TradeComet accused Google of eliminating competition by reducing traffic to its rivals' Web sites, including TradeComet's search engine, SourceTool.com.

The plaintiff argued that Google violated the Sherman Act by increasing the cost advertisers must pay to use its AdWords program and by entering into exclusive search syndication agreements with a few popular sites, such as AOL, which allegedly squeezed out smaller competitors.

SourceTool bills itself as a specialized search engine that attracts "highly valued search traffic" in the business-to-business sales industry.

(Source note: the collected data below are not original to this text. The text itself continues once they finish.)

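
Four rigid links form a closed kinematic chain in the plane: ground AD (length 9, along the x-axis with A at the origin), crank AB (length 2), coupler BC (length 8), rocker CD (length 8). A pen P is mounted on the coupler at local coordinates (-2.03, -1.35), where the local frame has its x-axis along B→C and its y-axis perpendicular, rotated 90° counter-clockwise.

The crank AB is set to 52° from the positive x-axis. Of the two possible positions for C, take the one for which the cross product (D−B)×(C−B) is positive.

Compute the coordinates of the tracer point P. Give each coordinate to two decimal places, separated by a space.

A=(0,0), D=(9.00,0)
B = A + 2.00·(cos52°, sin52°) = (1.2313, 1.5760)
|BD| = 7.9269
circle(B,8.00) ∩ circle(D,8.00): a=3.9635, h=6.9492
  candidates: C₊=(6.4973,7.5984) cross=55.086; C₋=(3.7340,-6.0224) cross=-55.086
  mode + wants cross > 0 → take C=(6.4973,7.5984) (cross=55.086)
ex = (C−B)/|BC| = (0.6582,0.7528); ey = (-0.7528,0.6582)
P = B + -2.03·ex + -1.35·ey = (0.9114,-0.8408)

0.91 -0.84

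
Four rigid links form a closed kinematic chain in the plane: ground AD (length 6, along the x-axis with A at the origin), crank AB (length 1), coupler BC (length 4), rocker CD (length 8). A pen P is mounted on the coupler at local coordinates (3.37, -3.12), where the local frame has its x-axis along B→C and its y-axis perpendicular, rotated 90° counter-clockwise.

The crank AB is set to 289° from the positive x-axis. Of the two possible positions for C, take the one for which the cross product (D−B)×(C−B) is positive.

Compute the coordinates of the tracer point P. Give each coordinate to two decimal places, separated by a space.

1.47 3.50

A=(0,0), D=(6.00,0)
B = A + 1.00·(cos289°, sin289°) = (0.3256, -0.9455)
|BD| = 5.7527
circle(B,4.00) ∩ circle(D,8.00): a=-1.2956, h=3.7844
  candidates: C₊=(-1.5745,2.5744) cross=21.770; C₋=(-0.3305,-4.8914) cross=-21.770
  mode + wants cross > 0 → take C=(-1.5745,2.5744) (cross=21.770)
ex = (C−B)/|BC| = (-0.4750,0.8800); ey = (-0.8800,-0.4750)
P = B + 3.37·ex + -3.12·ey = (1.4703,3.5020)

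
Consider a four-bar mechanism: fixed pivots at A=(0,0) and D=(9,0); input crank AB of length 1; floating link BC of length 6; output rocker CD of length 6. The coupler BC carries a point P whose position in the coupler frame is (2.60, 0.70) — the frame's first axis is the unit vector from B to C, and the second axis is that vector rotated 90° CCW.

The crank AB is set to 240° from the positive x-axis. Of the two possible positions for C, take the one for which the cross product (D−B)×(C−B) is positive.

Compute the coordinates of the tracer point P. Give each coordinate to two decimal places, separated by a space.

0.94 1.41

A=(0,0), D=(9.00,0)
B = A + 1.00·(cos240°, sin240°) = (-0.5000, -0.8660)
|BD| = 9.5394
circle(B,6.00) ∩ circle(D,6.00): a=4.7697, h=3.6401
  candidates: C₊=(3.9195,3.1920) cross=34.724; C₋=(4.5805,-4.0580) cross=-34.724
  mode + wants cross > 0 → take C=(3.9195,3.1920) (cross=34.724)
ex = (C−B)/|BC| = (0.7366,0.6763); ey = (-0.6763,0.7366)
P = B + 2.60·ex + 0.70·ey = (0.9417,1.4081)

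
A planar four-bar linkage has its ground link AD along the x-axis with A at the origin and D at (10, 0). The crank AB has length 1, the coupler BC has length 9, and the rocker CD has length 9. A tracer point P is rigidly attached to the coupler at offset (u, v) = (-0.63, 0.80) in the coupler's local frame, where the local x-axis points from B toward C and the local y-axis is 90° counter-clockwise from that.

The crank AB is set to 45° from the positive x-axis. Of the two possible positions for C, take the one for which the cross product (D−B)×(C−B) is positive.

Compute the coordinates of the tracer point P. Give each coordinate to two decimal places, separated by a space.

-0.31 0.66

A=(0,0), D=(10.00,0)
B = A + 1.00·(cos45°, sin45°) = (0.7071, 0.7071)
|BD| = 9.3198
circle(B,9.00) ∩ circle(D,9.00): a=4.6599, h=7.6997
  candidates: C₊=(5.9377,8.0311) cross=71.759; C₋=(4.7694,-7.3240) cross=-71.759
  mode + wants cross > 0 → take C=(5.9377,8.0311) (cross=71.759)
ex = (C−B)/|BC| = (0.5812,0.8138); ey = (-0.8138,0.5812)
P = B + -0.63·ex + 0.80·ey = (-0.3101,0.6594)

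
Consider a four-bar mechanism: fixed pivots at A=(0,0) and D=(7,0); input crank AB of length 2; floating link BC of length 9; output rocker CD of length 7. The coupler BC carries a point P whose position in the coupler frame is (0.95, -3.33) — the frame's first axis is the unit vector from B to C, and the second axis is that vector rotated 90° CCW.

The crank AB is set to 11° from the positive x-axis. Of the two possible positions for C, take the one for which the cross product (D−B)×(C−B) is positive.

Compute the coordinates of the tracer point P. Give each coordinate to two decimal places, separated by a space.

A=(0,0), D=(7.00,0)
B = A + 2.00·(cos11°, sin11°) = (1.9633, 0.3816)
|BD| = 5.0512
circle(B,9.00) ∩ circle(D,7.00): a=5.6932, h=6.9705
  candidates: C₊=(8.1668,6.9021) cross=35.209; C₋=(7.1135,-6.9991) cross=-35.209
  mode + wants cross > 0 → take C=(8.1668,6.9021) (cross=35.209)
ex = (C−B)/|BC| = (0.6893,0.7245); ey = (-0.7245,0.6893)
P = B + 0.95·ex + -3.33·ey = (5.0306,-1.2254)

5.03 -1.23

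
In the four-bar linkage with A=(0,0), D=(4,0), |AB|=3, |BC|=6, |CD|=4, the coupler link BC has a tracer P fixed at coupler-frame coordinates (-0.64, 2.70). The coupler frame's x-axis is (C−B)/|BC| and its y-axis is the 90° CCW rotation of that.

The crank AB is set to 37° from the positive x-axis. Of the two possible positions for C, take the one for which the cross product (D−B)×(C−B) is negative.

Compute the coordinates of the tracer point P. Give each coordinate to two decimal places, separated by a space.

4.85 3.11

A=(0,0), D=(4.00,0)
B = A + 3.00·(cos37°, sin37°) = (2.3959, 1.8054)
|BD| = 2.4151
circle(B,6.00) ∩ circle(D,4.00): a=5.3482, h=2.7198
  candidates: C₊=(7.9813,-0.3862) cross=6.569; C₋=(3.9149,-3.9991) cross=-6.569
  mode - wants cross < 0 → take C=(3.9149,-3.9991) (cross=-6.569)
ex = (C−B)/|BC| = (0.2532,-0.9674); ey = (0.9674,0.2532)
P = B + -0.64·ex + 2.70·ey = (4.8459,3.1081)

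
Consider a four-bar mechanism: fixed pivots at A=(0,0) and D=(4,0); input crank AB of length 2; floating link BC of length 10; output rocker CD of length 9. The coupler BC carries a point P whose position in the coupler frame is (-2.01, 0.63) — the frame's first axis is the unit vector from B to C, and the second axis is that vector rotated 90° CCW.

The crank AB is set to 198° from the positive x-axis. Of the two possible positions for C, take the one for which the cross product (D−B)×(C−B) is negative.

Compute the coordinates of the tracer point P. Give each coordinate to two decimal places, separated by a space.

A=(0,0), D=(4.00,0)
B = A + 2.00·(cos198°, sin198°) = (-1.9021, -0.6180)
|BD| = 5.9344
circle(B,10.00) ∩ circle(D,9.00): a=4.5680, h=8.8957
  candidates: C₊=(1.7146,8.7050) cross=52.790; C₋=(3.5675,-8.9896) cross=-52.790
  mode - wants cross < 0 → take C=(3.5675,-8.9896) (cross=-52.790)
ex = (C−B)/|BC| = (0.5470,-0.8372); ey = (0.8372,0.5470)
P = B + -2.01·ex + 0.63·ey = (-2.4741,1.4092)

-2.47 1.41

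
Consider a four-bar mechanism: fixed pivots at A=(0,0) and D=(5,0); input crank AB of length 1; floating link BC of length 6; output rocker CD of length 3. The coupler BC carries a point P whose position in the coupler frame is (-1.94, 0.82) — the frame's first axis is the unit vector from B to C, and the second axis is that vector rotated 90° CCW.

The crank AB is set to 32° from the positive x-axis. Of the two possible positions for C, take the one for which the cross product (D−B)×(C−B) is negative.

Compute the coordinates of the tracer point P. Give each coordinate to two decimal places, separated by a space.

A=(0,0), D=(5.00,0)
B = A + 1.00·(cos32°, sin32°) = (0.8480, 0.5299)
|BD| = 4.1856
circle(B,6.00) ∩ circle(D,3.00): a=5.3181, h=2.7780
  candidates: C₊=(6.4751,2.6123) cross=11.628; C₋=(5.7717,-2.8991) cross=-11.628
  mode - wants cross < 0 → take C=(5.7717,-2.8991) (cross=-11.628)
ex = (C−B)/|BC| = (0.8206,-0.5715); ey = (0.5715,0.8206)
P = B + -1.94·ex + 0.82·ey = (-0.2753,2.3115)

-0.28 2.31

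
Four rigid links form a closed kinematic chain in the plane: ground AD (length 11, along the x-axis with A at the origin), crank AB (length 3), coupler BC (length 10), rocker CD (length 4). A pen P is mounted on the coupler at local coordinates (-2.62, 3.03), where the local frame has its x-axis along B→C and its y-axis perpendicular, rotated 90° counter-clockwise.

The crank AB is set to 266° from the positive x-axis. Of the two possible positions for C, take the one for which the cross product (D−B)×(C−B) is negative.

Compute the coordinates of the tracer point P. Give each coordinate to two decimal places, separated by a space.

-2.58 0.24

A=(0,0), D=(11.00,0)
B = A + 3.00·(cos266°, sin266°) = (-0.2093, -2.9927)
|BD| = 11.6019
circle(B,10.00) ∩ circle(D,4.00): a=9.4210, h=3.3532
  candidates: C₊=(8.0280,2.6772) cross=38.903; C₋=(9.7579,-3.8023) cross=-38.903
  mode - wants cross < 0 → take C=(9.7579,-3.8023) (cross=-38.903)
ex = (C−B)/|BC| = (0.9967,-0.0810); ey = (0.0810,0.9967)
P = B + -2.62·ex + 3.03·ey = (-2.5754,0.2395)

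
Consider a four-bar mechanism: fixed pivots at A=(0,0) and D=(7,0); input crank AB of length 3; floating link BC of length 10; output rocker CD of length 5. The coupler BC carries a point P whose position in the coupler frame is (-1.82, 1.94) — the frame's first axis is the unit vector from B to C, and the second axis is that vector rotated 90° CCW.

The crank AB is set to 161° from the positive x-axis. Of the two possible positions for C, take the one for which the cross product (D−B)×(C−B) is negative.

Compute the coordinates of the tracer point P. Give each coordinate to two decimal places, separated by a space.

-3.22 3.61

A=(0,0), D=(7.00,0)
B = A + 3.00·(cos161°, sin161°) = (-2.8366, 0.9767)
|BD| = 9.8849
circle(B,10.00) ∩ circle(D,5.00): a=8.7361, h=4.8662
  candidates: C₊=(6.3376,4.9559) cross=48.102; C₋=(5.3760,-4.7289) cross=-48.102
  mode - wants cross < 0 → take C=(5.3760,-4.7289) (cross=-48.102)
ex = (C−B)/|BC| = (0.8213,-0.5706); ey = (0.5706,0.8213)
P = B + -1.82·ex + 1.94·ey = (-3.2244,3.6084)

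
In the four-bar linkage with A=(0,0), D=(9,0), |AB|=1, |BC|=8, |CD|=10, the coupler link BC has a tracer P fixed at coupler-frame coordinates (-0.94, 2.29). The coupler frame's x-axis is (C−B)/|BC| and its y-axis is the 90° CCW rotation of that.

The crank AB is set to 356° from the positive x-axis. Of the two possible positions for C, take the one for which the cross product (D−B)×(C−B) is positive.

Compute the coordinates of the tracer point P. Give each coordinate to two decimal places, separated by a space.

-1.44 -0.51

A=(0,0), D=(9.00,0)
B = A + 1.00·(cos356°, sin356°) = (0.9976, -0.0698)
|BD| = 8.0027
circle(B,8.00) ∩ circle(D,10.00): a=1.7521, h=7.8058
  candidates: C₊=(2.6816,7.7510) cross=62.468; C₋=(2.8177,-7.8600) cross=-62.468
  mode + wants cross > 0 → take C=(2.6816,7.7510) (cross=62.468)
ex = (C−B)/|BC| = (0.2105,0.9776); ey = (-0.9776,0.2105)
P = B + -0.94·ex + 2.29·ey = (-1.4390,-0.5066)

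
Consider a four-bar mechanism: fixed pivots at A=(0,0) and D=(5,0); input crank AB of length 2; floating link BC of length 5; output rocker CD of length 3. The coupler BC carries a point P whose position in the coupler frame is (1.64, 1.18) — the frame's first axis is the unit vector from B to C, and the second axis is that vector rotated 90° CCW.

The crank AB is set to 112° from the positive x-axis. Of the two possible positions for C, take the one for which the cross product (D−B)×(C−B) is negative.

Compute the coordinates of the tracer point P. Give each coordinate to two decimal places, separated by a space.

1.23 1.44

A=(0,0), D=(5.00,0)
B = A + 2.00·(cos112°, sin112°) = (-0.7492, 1.8544)
|BD| = 6.0409
circle(B,5.00) ∩ circle(D,3.00): a=4.3447, h=2.4745
  candidates: C₊=(4.1454,2.8757) cross=14.948; C₋=(2.6262,-1.8344) cross=-14.948
  mode - wants cross < 0 → take C=(2.6262,-1.8344) (cross=-14.948)
ex = (C−B)/|BC| = (0.6751,-0.7377); ey = (0.7377,0.6751)
P = B + 1.64·ex + 1.18·ey = (1.2285,1.4411)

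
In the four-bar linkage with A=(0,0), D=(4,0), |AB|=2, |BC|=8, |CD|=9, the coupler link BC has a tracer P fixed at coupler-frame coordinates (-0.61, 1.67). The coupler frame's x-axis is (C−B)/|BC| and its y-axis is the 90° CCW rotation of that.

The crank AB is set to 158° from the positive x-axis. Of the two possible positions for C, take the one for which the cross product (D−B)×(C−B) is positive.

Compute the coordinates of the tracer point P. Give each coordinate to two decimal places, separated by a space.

-3.63 0.69

A=(0,0), D=(4.00,0)
B = A + 2.00·(cos158°, sin158°) = (-1.8544, 0.7492)
|BD| = 5.9021
circle(B,8.00) ∩ circle(D,9.00): a=1.5109, h=7.8560
  candidates: C₊=(0.6415,8.3499) cross=46.367; C₋=(-1.3529,-7.2351) cross=-46.367
  mode + wants cross > 0 → take C=(0.6415,8.3499) (cross=46.367)
ex = (C−B)/|BC| = (0.3120,0.9501); ey = (-0.9501,0.3120)
P = B + -0.61·ex + 1.67·ey = (-3.6313,0.6907)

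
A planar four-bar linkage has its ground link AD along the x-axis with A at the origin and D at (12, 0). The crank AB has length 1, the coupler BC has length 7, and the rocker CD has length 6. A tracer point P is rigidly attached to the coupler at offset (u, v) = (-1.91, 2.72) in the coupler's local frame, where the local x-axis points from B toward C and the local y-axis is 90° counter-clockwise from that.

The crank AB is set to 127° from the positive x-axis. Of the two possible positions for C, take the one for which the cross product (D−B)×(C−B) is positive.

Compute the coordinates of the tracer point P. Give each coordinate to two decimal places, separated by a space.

-2.92 3.18

A=(0,0), D=(12.00,0)
B = A + 1.00·(cos127°, sin127°) = (-0.6018, 0.7986)
|BD| = 12.6271
circle(B,7.00) ∩ circle(D,6.00): a=6.8283, h=1.5408
  candidates: C₊=(6.3103,1.9045) cross=19.456; C₋=(6.1154,-1.1710) cross=-19.456
  mode + wants cross > 0 → take C=(6.3103,1.9045) (cross=19.456)
ex = (C−B)/|BC| = (0.9874,0.1580); ey = (-0.1580,0.9874)
P = B + -1.91·ex + 2.72·ey = (-2.9175,3.1827)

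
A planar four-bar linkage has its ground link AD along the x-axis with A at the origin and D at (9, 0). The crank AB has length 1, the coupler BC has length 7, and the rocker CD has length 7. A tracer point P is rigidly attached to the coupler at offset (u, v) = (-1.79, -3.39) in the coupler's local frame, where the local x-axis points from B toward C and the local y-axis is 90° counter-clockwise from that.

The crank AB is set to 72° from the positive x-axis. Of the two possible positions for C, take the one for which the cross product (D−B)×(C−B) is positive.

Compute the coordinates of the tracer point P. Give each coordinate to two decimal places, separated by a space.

A=(0,0), D=(9.00,0)
B = A + 1.00·(cos72°, sin72°) = (0.3090, 0.9511)
|BD| = 8.7429
circle(B,7.00) ∩ circle(D,7.00): a=4.3714, h=5.4672
  candidates: C₊=(5.2492,5.9103) cross=47.799; C₋=(4.0598,-4.9593) cross=-47.799
  mode + wants cross > 0 → take C=(5.2492,5.9103) (cross=47.799)
ex = (C−B)/|BC| = (0.7057,0.7085); ey = (-0.7085,0.7057)
P = B + -1.79·ex + -3.39·ey = (1.4474,-2.7096)

1.45 -2.71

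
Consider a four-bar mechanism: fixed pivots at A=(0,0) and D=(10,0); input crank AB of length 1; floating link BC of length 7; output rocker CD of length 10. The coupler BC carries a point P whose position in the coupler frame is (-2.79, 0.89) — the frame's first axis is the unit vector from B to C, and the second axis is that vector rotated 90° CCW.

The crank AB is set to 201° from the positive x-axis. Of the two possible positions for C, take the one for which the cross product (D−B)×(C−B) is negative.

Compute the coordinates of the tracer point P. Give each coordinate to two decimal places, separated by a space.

-1.48 2.52

A=(0,0), D=(10.00,0)
B = A + 1.00·(cos201°, sin201°) = (-0.9336, -0.3584)
|BD| = 10.9395
circle(B,7.00) ∩ circle(D,10.00): a=3.1387, h=6.2569
  candidates: C₊=(1.9985,5.9980) cross=68.447; C₋=(2.4084,-6.5091) cross=-68.447
  mode - wants cross < 0 → take C=(2.4084,-6.5091) (cross=-68.447)
ex = (C−B)/|BC| = (0.4774,-0.8787); ey = (0.8787,0.4774)
P = B + -2.79·ex + 0.89·ey = (-1.4836,2.5180)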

Google once named SourceTool "Site of the Week," but then allegedly tried to squash it when it became too successful in earning ad dollars, TradeComet claimed.

"TradeComet alleges that since its start in 2005, its Web site has experienced significant growth, in part based on the search traffic and advertising revenue that it generated as a result of placing advertisements for its Web site on Google's competing Web site," the ruling states.

TradeComet said it had been reinvesting 80 percent of its revenue by buying more than $500,000 per month in Google keywords.

This is when Google identified SourceTool as a competitive threat and "'drastically' increased the minimum price of the keywords that SourceTool.com had purchased through the AdWords program, thus making those keywords effectively unavailable to TradeComet and depriving its Web site of traffic that the use of those keywords would drive to the SourceTool.com Web site," according to the ruling.

AdWords is owned by Google and allows advertisers to buy terms, or "keywords," that, when entered, trigger a certain advertisement and link. Google's compensation is based on the number of times users click on the ad.

Google claimed it increased the price on TradeComet's "relevant keywords" due to its algorithm that adjusts prices to reflect the quality of the page to which an ad is linked.

The search giant, headquartered in Mountain View, Calif., sought dismissal on the grounds that TradeComet was required to bring claims in a court in Santa Clara County, Calif.

It also pointed to language in the agreement's "forum selection clause" that stated, "Google may modify the [AdWords] program or these terms at any time without liability and your use of the program after notice that terms have changed indicates acceptance of terms."

TradeComet argued that the forum selection clause was "unconscionable" because it forced the company to litigate its claims in Google's "backyard."

But Judge Stein decided to dismiss the suit instead of transferring it because "TradeComet offers neither evidence to support its allegations of selective prosecution nor legal authority indicating that such behavior - if true - would make a forum selection clause unconscionable and thus unenforceable," Judge Stein Wrote.

"Although litigating these claims in California rather than New York likely will be more burdensome for TradeComet, which has its principle place of business in New York, there is no suggestion that it would be so difficult as to deprive TradeComet of a fair opportunity to litigate its claims," Stein concluded.